Tribunal Administratif d'Amiens — Décision N° TA80-2202575

jeudi 5 janvier 2023

JuridictionTribunal Administratif d'Amiens
SectionTribunal Administratif d'Amiens
N° DossierTA80-2202575
TypeDécision
PublicationC
Avocat requérantSELARL ENARD-BAZIRE-COLLIOU

Texte intégral

Vu la procédure suivante :

Par une requête enregistrée le 3 août 2022 sous le n°2202575, M. B C, représenté par Me Enard-Bazire, demande au juge des référés, de :

1°) prescrire, sur le fondement de l'article R. 532-1 du code de justice administrative, une expertise en vue de déterminer les préjudices qu'il a subis à la suite de son accident imputable au service en 2008, en présence du/de :

- garde des sceaux, ministre de la justice ;

- la direction de l'administration pénitentiaire ;

- la direction interrégionale des services pénitentiaires Ile de France Paris ;

- la caisse primaire d'assurance maladie de l'Oise, agissant par délégation de la caisse primaire d'assurance maladie de l'Aisne.

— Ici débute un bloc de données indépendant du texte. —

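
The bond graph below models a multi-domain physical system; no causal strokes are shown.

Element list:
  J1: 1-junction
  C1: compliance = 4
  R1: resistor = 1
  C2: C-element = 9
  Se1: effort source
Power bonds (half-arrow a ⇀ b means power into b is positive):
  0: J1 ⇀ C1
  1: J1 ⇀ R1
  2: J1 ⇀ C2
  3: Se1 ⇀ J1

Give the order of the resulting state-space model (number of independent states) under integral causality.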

2°) mettre les frais d'expertise à la charge de l'Etat ;

3°) condamner l'Etat au paiement de la somme de 1 500 euros au titre des dispositions de l'article L. 761-1 du code de justice administrative.

Il soutient que :

- il a été victime d'un accident de service occasionné par un détenu agité qui a violemment refermé une porte sur sa jambe gauche ;

- une luxation de la rotule et une rupture du tendon rotulien ont été diagnostiquées ;

- il a subi plusieurs interventions chirurgicales dont une amputation trans-fémorale gauche le 12 janvier 2021 ;

- il s'est vu reconnaître la qualité de travailleur handicapé avec un taux d'invalidité supérieur ou égal à 80 % ;

- il ne perçoit toujours pas l'allocation temporaire d'invalidité (ATI) et se heurte à de nombreuses difficultés en ce qui concerne la prise en charge des soins par l'administration, certains professionnels qui n'ont pas été payés, renoncent au maintien des prestations ;

- il a d'ailleurs transmis à son administration un devis pour la prothèse pour lequel il demeure dans l'attente de la prise en charge ;

- la mesure d'expertise sollicitée s'avère utile pour déterminer les préjudices subis.

La requête a été communiquée au garde des sceaux, ministre de la Justice, à la caisse primaire d'assurance maladie de l'Oise, à la direction de l'administration pénitentiaire et à la direction interrégionale des services pénitentiaires Ile de France Paris, lesquels n'ont pas produit d'observations.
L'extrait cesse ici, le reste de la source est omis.